The ocean retained her anger, however, and if the breakers crashing onto the shore were no longer so awesomely high, they remained fully as deadly to any mortal forced into joining battle with them.
The man stiffened then and, throwing back the
shields, leaned forward as far as possible into the narrow window, oblivious of the rain clawing at him through the uncovered slit.

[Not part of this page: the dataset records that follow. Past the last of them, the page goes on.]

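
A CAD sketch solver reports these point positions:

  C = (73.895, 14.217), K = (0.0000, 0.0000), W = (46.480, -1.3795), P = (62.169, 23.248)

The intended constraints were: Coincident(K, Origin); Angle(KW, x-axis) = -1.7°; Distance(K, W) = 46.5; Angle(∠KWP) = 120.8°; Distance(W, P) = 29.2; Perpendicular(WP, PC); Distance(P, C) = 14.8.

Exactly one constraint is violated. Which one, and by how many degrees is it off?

Perpendicular(WP, PC) — off by 5.10°.

K = (0.00, 0.00) ✓; KW at -1.700° ✓; |KW| = 46.50 ✓; ∠KWP = 120.8° ✓; |WP| = 29.20 ✓; ∠(WP, PC) = 95.10° ✗; |PC| = 14.80 ✓.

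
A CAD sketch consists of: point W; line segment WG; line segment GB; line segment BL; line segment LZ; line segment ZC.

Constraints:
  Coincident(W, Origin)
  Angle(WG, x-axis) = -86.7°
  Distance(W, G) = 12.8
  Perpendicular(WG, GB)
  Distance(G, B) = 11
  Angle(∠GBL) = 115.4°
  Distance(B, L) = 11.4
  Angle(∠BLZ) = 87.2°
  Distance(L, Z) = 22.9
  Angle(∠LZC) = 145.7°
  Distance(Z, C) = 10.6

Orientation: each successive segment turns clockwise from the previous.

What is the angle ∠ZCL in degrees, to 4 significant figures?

23.61°

W is at the origin; WG runs at -86.7° with length 12.8, so G = (0.7368, -12.78). WG ⟂ GB, so GB runs at -176.7°; with |GB| = 11.0, B = (-10.24, -13.41). ∠GBL = 115.4° gives BL at 118.7° from the x-axis; with |BL| = 11.4, L = (-15.72, -3.413). ∠BLZ = 87.2° gives LZ at 25.90° from the x-axis; with |LZ| = 22.9, Z = (4.880, 6.590). ∠LZC = 145.7° gives ZC at -8.400° from the x-axis; with |ZC| = 10.6, C = (15.37, 5.042). Then cos ∠ZCL = CZ·CL / (|CZ||CL|), giving 23.61°.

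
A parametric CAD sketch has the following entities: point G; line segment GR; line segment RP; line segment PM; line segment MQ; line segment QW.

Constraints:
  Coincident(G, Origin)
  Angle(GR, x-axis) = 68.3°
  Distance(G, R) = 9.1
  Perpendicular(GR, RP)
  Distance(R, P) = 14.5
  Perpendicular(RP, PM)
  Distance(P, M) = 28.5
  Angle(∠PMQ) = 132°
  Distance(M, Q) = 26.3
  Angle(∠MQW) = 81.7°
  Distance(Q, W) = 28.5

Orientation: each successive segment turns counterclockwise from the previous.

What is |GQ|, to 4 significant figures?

37.34

G is at the origin; GR runs at 68.3° with length 9.1, so R = (3.365, 8.455). GR ⟂ RP, so RP runs at 158.3°; with |RP| = 14.5, P = (-10.11, 13.82). RP ⟂ PM, so PM runs at -111.7°; with |PM| = 28.5, M = (-20.65, -12.66). ∠PMQ = 132.0° gives MQ at -63.70° from the x-axis; with |MQ| = 26.3, Q = (-8.993, -36.24). Then |GQ| = |Q − G| = 37.34.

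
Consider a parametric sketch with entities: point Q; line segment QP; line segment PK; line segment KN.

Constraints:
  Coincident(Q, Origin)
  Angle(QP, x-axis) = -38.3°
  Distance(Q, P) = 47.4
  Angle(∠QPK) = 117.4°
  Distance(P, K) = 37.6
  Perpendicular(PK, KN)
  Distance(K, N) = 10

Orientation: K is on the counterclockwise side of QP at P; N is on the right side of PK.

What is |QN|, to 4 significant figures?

79.01

Q is at the origin; QP runs at -38.3° with length 47.4, so P = 47.4·(cos -38.3°, sin -38.3°) = (37.20, -29.38). ∠QPK = 117.4°, so PK runs at -38.3° + (180° − 117.4°) = 24.30° from the x-axis; with |PK| = 37.6, K = P + 37.6·(cos 24.30°, sin 24.30°) = (71.47, -13.90). PK ⟂ KN; with |KN| = 10.0 on the right of PK, N = K + 10.0·(0.4115, -0.9114) = (75.58, -23.02). Then |QN| = |N − Q| = 79.01.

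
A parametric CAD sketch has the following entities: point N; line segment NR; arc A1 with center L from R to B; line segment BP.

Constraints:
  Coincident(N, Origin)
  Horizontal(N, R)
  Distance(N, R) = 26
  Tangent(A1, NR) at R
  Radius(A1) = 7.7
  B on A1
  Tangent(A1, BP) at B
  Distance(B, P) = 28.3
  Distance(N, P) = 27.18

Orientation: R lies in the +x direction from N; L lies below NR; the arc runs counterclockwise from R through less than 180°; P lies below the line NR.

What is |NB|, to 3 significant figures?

19.9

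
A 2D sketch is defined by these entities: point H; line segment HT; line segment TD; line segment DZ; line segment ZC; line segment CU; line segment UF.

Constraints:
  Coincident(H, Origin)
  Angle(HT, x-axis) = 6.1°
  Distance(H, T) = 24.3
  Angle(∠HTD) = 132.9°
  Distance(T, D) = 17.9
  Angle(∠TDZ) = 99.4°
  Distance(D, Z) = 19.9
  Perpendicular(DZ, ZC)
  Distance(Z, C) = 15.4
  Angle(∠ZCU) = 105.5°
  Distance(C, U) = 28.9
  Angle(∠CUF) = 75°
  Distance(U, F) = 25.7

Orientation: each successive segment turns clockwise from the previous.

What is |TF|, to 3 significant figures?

20.9

H is at the origin; HT runs at 6.1° with length 24.3, so T = (24.2, 2.58). ∠HTD = 132.9° gives TD at -41.0° from the x-axis; with |TD| = 17.9, D = (37.7, -9.16). ∠TDZ = 99.4° gives DZ at -122° from the x-axis; with |DZ| = 19.9, Z = (27.2, -26.1). DZ ⟂ ZC, so ZC runs at 148°; with |ZC| = 15.4, C = (14.1, -18.0). ∠ZCU = 105.5° gives CU at 73.9° from the x-axis; with |CU| = 28.9, U = (22.1, 9.73). ∠CUF = 75.0° gives UF at -31.1° from the x-axis; with |UF| = 25.7, F = (44.1, -3.55). Then |TF| = |F − T| = 20.9.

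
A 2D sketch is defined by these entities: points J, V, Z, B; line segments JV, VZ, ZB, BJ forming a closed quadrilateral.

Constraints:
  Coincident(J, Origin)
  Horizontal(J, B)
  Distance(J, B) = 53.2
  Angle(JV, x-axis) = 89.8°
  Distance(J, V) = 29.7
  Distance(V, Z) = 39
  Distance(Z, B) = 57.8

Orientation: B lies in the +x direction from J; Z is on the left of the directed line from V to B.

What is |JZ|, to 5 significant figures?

61.784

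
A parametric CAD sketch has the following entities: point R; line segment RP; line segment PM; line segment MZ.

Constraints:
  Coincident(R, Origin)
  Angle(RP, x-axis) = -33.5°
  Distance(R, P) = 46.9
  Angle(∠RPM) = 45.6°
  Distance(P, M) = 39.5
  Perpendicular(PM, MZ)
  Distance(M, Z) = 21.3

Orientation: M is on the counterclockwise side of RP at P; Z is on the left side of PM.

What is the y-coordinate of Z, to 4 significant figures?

8.874

∠RPM = 45.6°, so PM runs at -33.5° + (180° − 45.6°) = 100.9° from the x-axis; with |PM| = 39.5, M = P + 39.5·(cos 100.9°, sin 100.9°) = (31.64, 12.90). The perpendicularity gives MZ at right angles to PM; with |MZ| = 21.3 on the left of PM, Z = M + 21.3·(-0.9820, -0.1891) = (10.72, 8.874). So Z.y = 8.874.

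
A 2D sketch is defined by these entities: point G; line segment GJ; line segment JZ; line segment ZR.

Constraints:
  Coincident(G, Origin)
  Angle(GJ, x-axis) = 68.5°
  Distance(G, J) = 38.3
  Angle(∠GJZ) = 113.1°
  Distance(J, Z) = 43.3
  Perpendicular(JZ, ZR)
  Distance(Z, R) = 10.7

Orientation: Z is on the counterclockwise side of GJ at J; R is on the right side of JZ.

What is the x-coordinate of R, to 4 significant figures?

-9.281

∠GJZ = 113.1°, so JZ runs at 68.5° + (180° − 113.1°) = 135.4° from the x-axis; with |JZ| = 43.3, Z = J + 43.3·(cos 135.4°, sin 135.4°) = (-16.79, 66.04). JZ is perpendicular to ZR; with |ZR| = 10.7 on the right of JZ, R = Z + 10.7·(0.7022, 0.7120) = (-9.281, 73.66). So R.x = -9.281.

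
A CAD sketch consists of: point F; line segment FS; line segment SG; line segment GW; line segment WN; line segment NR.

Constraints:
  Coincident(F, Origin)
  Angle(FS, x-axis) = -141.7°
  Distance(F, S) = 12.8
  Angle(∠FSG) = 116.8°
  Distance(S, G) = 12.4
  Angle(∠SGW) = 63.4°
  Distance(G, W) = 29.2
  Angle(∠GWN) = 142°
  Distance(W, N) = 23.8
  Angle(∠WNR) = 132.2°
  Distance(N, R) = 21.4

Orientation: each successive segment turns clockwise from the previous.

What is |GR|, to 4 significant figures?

61.22

∠GWN = 142.0° gives WN at 0.5000° from the x-axis; with |WN| = 23.8, N = (25.36, 15.67). ∠WNR = 132.2° gives NR at -47.30° from the x-axis; with |NR| = 21.4, R = (39.87, -0.05438). Then |GR| = |R − G| = 61.22.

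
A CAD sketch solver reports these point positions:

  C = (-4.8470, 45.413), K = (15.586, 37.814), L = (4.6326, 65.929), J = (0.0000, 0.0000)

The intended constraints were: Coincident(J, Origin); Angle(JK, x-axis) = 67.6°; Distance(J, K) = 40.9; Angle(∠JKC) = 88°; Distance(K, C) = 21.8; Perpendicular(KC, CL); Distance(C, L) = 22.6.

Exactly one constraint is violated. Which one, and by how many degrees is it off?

Perpendicular(KC, CL) — off by 4.40°.

J = (0.00, 0.00) ✓; JK at 67.60° ✓; |JK| = 40.90 ✓; ∠JKC = 88.00° ✓; |KC| = 21.80 ✓; ∠(KC, CL) = 94.40° ✗; |CL| = 22.60 ✓.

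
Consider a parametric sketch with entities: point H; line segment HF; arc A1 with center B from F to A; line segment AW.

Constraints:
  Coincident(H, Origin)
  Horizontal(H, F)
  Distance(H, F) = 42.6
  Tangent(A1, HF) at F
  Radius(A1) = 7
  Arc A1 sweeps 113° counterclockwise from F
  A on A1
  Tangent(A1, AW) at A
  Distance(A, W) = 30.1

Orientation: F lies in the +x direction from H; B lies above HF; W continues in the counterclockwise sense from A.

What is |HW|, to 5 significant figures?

52.839

H is at the origin; HF is horizontal with |HF| = 42.6 and F on the +x side, so F = (42.600, 0.0000). Since A1 is tangent to HF there, BF ⟂ HF, so B = F + (0, 7) = (42.600, 7.0000). On A1, F sits at bearing -90° from B; a 113° counterclockwise sweep puts A at bearing 23°, so A = B + 7.0·(cos 23°, sin 23°) = (49.044, 9.7351). The tangent condition forces BA to be normal to AW, so AW runs along (−sin 23°, cos 23°); with |AW| = 30.1, W = (37.283, 37.442). Then |HW| = |W − H| = 52.839.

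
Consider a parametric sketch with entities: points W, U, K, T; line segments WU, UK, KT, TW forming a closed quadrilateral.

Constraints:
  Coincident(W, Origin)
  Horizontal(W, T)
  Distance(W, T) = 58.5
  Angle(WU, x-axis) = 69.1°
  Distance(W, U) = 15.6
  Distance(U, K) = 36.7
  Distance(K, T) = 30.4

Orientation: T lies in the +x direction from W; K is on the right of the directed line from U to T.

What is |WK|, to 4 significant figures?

33.00

W is at the origin; W and T share the same y with |WT| = 58.5 and T in +x, so T = (58.5, 0). WU runs at 69.1° with |WU| = 15.6, so U = (5.565, 14.57). K is determined by |UK| = 36.7 and |KT| = 30.4 together: it lies at the intersection of circle(U, 36.7) and circle(T, 30.4). With |UT| = 54.90, the foot of the radical line on UT is 31.30 from U and the perpendicular offset is √(36.7² − 31.30²) = 19.16. Taking the right-of-UT solution: K = (30.66, -12.21).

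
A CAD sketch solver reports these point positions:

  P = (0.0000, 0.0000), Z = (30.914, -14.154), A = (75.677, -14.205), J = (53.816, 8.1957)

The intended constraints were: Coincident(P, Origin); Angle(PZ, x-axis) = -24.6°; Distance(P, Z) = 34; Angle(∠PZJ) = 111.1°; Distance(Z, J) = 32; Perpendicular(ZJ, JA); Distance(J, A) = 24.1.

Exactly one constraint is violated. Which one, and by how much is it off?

Distance(J, A) = 24.1 — off by 7.20.

P = (0.00, 0.00) ✓; PZ at -24.60° ✓; |PZ| = 34.00 ✓; ∠PZJ = 111.1° ✓; |ZJ| = 32.00 ✓; ∠(ZJ, JA) = 90.00° ✓; |JA| = 31.30 ✗.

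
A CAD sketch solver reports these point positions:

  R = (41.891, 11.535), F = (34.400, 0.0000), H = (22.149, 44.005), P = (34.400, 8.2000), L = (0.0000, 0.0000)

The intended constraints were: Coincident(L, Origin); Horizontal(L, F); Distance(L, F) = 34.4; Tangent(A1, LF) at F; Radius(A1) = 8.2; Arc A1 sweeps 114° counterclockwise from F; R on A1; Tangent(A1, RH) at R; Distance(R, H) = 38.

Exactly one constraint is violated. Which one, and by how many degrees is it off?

Tangent(A1, RH) at R — off by 7.30°.

L = (0.00, 0.00) ✓; L.y = 0.00, F.y = 0.00 ✓; |LF| = 34.40 ✓; ∠(PF, FL) = 90.00° ✓; |PF| = 8.200 ✓; bearing(P→R) − bearing(P→F) = 114.0° ✓; |PR| = 8.200 ✓; ∠(PR, RH) = 82.70° ✗; |RH| = 38.00 ✓.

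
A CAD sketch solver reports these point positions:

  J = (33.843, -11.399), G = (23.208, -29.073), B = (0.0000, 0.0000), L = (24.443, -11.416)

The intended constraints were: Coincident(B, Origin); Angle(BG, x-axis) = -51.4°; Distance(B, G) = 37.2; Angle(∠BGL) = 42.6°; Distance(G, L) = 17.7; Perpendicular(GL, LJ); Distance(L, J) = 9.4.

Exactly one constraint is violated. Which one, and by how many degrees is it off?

Perpendicular(GL, LJ) — off by 4.10°.

B = (0.00, 0.00) ✓; BG at -51.40° ✓; |BG| = 37.20 ✓; ∠BGL = 42.60° ✓; |GL| = 17.70 ✓; ∠(GL, LJ) = 85.90° ✗; |LJ| = 9.400 ✓.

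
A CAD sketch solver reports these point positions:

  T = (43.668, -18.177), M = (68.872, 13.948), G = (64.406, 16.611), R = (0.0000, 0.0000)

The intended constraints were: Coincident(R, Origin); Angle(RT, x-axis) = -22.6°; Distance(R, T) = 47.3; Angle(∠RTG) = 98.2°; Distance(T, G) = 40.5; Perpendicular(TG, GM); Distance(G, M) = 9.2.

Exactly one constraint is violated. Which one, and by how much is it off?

Distance(G, M) = 9.2 — off by 4.00.

R = (0.00, 0.00) ✓; RT at -22.60° ✓; |RT| = 47.30 ✓; ∠RTG = 98.20° ✓; |TG| = 40.50 ✓; ∠(TG, GM) = 90.01° ✓; |GM| = 5.200 ✗.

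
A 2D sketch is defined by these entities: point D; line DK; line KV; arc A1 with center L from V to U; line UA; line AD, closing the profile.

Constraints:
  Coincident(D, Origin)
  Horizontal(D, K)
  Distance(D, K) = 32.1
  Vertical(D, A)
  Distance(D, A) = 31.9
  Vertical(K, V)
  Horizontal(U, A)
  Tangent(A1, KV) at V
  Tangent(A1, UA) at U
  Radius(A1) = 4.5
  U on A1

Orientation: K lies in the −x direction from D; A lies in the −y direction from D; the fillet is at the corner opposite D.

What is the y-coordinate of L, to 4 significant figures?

-27.40

DA is vertical with |DA| = 31.9 and A on the −y side, so A = (0.000, -31.90). The virtual corner opposite D is at (-32.10, -31.90). A1 meets KV tangentially, so LV is at right angles to KV and since A1 is tangent to UA there, LU ⟂ UA, with radius 4.5, so the center L sits 4.5 in from both sides at L = (-27.60, -27.40). So L.y = -27.40.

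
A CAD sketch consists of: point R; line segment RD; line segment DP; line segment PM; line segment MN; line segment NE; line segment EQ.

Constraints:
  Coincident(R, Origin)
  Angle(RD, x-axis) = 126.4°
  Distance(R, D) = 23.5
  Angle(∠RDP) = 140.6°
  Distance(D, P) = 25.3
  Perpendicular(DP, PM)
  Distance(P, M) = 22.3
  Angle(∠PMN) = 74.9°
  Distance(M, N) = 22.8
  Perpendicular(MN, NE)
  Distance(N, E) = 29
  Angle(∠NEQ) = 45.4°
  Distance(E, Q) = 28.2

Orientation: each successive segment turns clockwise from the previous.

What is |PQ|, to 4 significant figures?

12.71

R is at the origin; RD runs at 126.4° with length 23.5, so D = (-13.95, 18.92). ∠RDP = 140.6° gives DP at 87.00° from the x-axis; with |DP| = 25.3, P = (-12.62, 44.18). DP ⟂ PM, so PM runs at -3.000°; with |PM| = 22.3, M = (9.648, 43.01). ∠PMN = 74.9° gives MN at -108.1° from the x-axis; with |MN| = 22.8, N = (2.565, 21.34). MN is perpendicular to NE, so NE runs at 161.9°; with |NE| = 29.0, E = (-25.00, 30.35). ∠NEQ = 45.4° gives EQ at 27.30° from the x-axis; with |EQ| = 28.2, Q = (0.05882, 43.29). Then |PQ| = |Q − P| = 12.71.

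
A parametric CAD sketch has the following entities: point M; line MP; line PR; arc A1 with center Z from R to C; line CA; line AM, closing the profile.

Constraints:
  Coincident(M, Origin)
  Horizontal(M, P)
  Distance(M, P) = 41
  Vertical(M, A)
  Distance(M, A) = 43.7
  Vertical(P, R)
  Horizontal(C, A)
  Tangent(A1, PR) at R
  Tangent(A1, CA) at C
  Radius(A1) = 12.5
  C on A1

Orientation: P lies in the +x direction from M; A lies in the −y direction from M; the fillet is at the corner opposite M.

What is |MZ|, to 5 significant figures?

42.257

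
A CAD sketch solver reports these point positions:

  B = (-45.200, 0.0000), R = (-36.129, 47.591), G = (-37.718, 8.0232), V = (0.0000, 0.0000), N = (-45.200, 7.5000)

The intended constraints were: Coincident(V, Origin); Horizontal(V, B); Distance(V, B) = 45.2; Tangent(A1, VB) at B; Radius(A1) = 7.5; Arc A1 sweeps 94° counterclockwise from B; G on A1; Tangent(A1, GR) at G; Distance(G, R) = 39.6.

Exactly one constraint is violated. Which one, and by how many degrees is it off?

Tangent(A1, GR) at G — off by 6.30°.

V = (0.00, 0.00) ✓; V.y = 0.00, B.y = 0.00 ✓; |VB| = 45.20 ✓; ∠(NB, BV) = 90.00° ✓; |NB| = 7.500 ✓; bearing(N→G) − bearing(N→B) = 94.00° ✓; |NG| = 7.500 ✓; ∠(NG, GR) = 96.30° ✗; |GR| = 39.60 ✓.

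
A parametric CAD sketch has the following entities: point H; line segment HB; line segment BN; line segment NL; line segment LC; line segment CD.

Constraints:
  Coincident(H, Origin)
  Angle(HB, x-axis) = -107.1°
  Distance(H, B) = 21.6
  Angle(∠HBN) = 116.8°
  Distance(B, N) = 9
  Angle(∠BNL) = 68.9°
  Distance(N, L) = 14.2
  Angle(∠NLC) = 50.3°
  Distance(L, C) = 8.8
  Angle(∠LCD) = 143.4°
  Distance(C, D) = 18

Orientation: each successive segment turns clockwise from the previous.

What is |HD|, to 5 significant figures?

33.646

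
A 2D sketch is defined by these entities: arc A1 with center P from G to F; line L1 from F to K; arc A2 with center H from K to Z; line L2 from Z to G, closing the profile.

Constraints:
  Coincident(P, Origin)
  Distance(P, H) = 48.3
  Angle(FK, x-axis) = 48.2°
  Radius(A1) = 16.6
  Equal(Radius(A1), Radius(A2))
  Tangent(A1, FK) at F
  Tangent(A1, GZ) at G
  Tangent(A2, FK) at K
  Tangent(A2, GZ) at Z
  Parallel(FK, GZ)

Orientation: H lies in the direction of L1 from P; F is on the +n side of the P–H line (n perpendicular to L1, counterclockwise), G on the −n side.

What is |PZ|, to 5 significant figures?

51.073

Tangency of A1 to both parallel lines with radius 16.6 puts F and G at P ± 16.6·n: F = (-12.375, 11.064), G = (12.375, -11.064). Equal radii place K and Z the same way about H: K = H + 16.6·n = (19.819, 47.071), Z = H − 16.6·n = (44.568, 24.942). Then |PZ| = |Z − P| = 51.073.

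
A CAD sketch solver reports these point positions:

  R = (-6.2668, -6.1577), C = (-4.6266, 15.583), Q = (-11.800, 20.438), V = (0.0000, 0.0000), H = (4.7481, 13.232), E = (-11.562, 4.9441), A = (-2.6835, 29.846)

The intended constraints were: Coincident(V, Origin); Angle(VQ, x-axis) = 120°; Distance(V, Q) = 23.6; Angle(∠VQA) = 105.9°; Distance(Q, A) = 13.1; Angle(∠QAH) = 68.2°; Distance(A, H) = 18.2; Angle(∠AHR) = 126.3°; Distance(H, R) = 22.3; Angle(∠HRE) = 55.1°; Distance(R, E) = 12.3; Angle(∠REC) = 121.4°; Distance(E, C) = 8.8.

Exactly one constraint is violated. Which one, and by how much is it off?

Distance(E, C) = 8.8 — off by 3.90.

V = (0.00, 0.00) ✓; VQ at 120.0° ✓; |VQ| = 23.60 ✓; ∠VQA = 105.9° ✓; |QA| = 13.10 ✓; ∠QAH = 68.20° ✓; |AH| = 18.20 ✓; ∠AHR = 126.3° ✓; |HR| = 22.30 ✓; ∠HRE = 55.10° ✓; |RE| = 12.30 ✓; ∠REC = 121.4° ✓; |EC| = 12.70 ✗.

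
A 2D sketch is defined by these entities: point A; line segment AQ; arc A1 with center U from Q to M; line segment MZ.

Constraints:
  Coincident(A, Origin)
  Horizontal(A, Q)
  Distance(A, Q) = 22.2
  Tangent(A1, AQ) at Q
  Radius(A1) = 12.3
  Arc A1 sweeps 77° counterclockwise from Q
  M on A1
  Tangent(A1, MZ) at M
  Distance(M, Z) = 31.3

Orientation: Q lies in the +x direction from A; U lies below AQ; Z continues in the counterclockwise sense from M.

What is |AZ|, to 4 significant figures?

40.16

On A1, Q sits at bearing 90° from U; a 77° counterclockwise sweep puts M at bearing 167°, so M = U + 12.3·(cos 167°, sin 167°) = (10.22, -9.533). A1 meets MZ tangentially, so UM is at right angles to MZ, so MZ runs along (−sin 167°, cos 167°); with |MZ| = 31.3, Z = (3.174, -40.03). Then |AZ| = |Z − A| = 40.16.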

There was a vessel out there, a merchantman by the look of her, and it required no sailor's eye to see that she was in serious trouble. One mast was broken, shattered approximately at its center. The ship listed sharply, and she rode ominously low in the water so that her deck was almost, constantly awash. Even at this distance, he could see that her movements were sluggish, as if she were heavy with water and unable to respond well to the commands of those trying to control her.
All this flashed upon his mind in an instant, as did the knowledge that, conditions being what they were, it was very unlikely that any other had seen her.
Tarlach raced from his chamber and, calling to the ever-present sentries, raised the alarm within the tower.
The demands and terrors of the ocean were bred into the people of this seagirt Dale, as much a part of them as the limbs which bore them up or with which they performed their lives’ work, and word of the imperiled craft had been carried throughout the valley within minutes of the captain's having sighted her, the storm notwithstanding.
There was little anyone could do. The boats were ready and their crews beside them, but they could not be launched. They might have braved the seas farther out in the troubled bay, but nothing could pass the churning, crushing madness of the breakers. It was not even possible to light a signal fire or beacon; the drenching rain smothered every effort before the fuel could begin to take light.
The Falconer officers joined Una and Rufon in her office chamber, watching the agony of the broken vessel, each in agony himself because of his helplessness.
“She is trying to make the harbor,” the Dalesman said at last with a kind of deadly calm, “but her master does not know this coast. She is dangerously near the cliffs as it is, and if she continues on her present course, she will surely ground on the north spur or on one of its outriders. Once that happens, she is lost and her crew with her; there is no way of getting a boat out to her to take off any survivors.”